# I thought this was interesting...



## jnp782 (Feb 23, 2012)

Jeans Ad Sparks Controversy. Do Levis Models Come in Any Other Sizes?

http://shine.yahoo.com/fashion/jeans-ad-sparks-controversy-levis-models-come-other-202400157.html


----------



## Jes (Feb 23, 2012)

jnp782 said:


> Jeans Ad Sparks Controversy. Do Levis Models Come in Any Other Sizes?
> 
> http://shine.yahoo.com/fashion/jeans-ad-sparks-controversy-levis-models-come-other-202400157.html



What size Levi's Curve jeans do you wear?


----------



## Surlysomething (Feb 23, 2012)

Jes said:


> What size Levi's Curve jeans do you wear?


 

I'm trying to figure out why you would ask that. Unless you're trying to make a point that he's on the BBW board.
It doesn't seem creepy or trolly though. So...


And hey, it does take time for a lot of retailers to 'get it'. They're taking steps.


----------



## Jes (Feb 23, 2012)

Surlysomething said:


> I'm trying to figure out why you would ask that.

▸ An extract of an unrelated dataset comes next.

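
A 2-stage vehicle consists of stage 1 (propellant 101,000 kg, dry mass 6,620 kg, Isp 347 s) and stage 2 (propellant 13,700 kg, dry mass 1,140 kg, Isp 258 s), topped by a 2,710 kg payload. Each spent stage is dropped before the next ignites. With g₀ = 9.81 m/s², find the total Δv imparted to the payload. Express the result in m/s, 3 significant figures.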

Unless you're trying to make a point that he's on the BBW board.
> It doesn't seem creepy or trolly though. So...
> 
> 
> And hey, it does take time for a lot of retailers to 'get it'. They're taking steps.



I didn't know it was a him. 

Though, of course, if he wears women's jeans, there's nothing wrong with that either!


----------



## Surlysomething (Feb 23, 2012)

Jes said:


> I didn't know it was a him.
> 
> Though, of course, if he wears women's jeans, there's nothing wrong with that either!


 

Yeah, I still don't know why you were curious about 'size'.


----------



## Jes (Feb 23, 2012)

Surlysomething said:


> Yeah, I still don't know why you were curious about 'size'.



The thread is about pants size. 

But that's ok--he doesn't have to tell me his size!


----------



## Surlysomething (Feb 23, 2012)

Jes said:


> The thread is about pants size.
> 
> But that's ok--he doesn't have to tell me his size!


 

Gotcha.


----------